We're a social media group serving Bacolod, and Jollibee hired us to do some digital word-of-mouth marketing for them. This is the first time we did a product activation—we usually cover store openings—and we're so happy that it really went well.
What convinced you take on this 'juicylicious' project?
One of SOXIALLY's aims is to help promote local food. Interestingly enough, we got discovered after one of our earlier videos featuring street food trended online. Jollibee loves what we do, and they wanted to be part of the culture here.
Why are we only hearing about this now?
The new Spicy Chickenjoy has been around for a while now, they just didn't really market it. Thing is, I couldn't find any content or information about the product until I was able to try it out. Apparently, this version of the fast-food favorite is spicier inside and out.
How was it like experiencing the 'spicylicious' Chickenjoy for the first time?
Just like what you would expect with anything spicy, but still tolerable.

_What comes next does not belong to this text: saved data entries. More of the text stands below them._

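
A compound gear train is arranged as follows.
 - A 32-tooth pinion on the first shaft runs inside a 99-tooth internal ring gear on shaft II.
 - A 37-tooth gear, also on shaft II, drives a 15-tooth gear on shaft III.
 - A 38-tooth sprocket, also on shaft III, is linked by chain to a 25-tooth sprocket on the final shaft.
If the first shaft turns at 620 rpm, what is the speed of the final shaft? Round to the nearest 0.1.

the first shaft → shaft II (internal gear, 99/32): 620 ÷ 3.0938 = 200.4 rpm
shaft II → shaft III (gear mesh, 15/37): 200.4 ÷ 0.40541 = 494.33 rpm
shaft III → the final shaft (chain, 25/38): 494.33 ÷ 0.65789 = 751.38 rpm

751.4 rpm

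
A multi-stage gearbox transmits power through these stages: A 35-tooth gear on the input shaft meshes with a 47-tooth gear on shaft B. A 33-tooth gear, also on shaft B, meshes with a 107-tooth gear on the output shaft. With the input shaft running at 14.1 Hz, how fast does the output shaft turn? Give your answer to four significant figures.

3.238 Hz

gear mesh 47/35 = 1.3429 → 14.1/1.3429 = 10.5 Hz
gear mesh 107/33 = 3.2424 → 10.5/3.2424 = 3.2383 Hz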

The flavor gradually stimulates the taste buds—the more you bite into it, the more it gets hotter. The heat builds up in your mouth and dissipates after a while.
What makes anything about food an instant hit among Filipinos?
For one, the food scene is very popular in Bacolod, and I think it's the same everywhere else. History tells that our city didn't really have culinary roots, so it's like a melting pot. Most of the dishes that originated here have foreign influences, so people really love to eat out.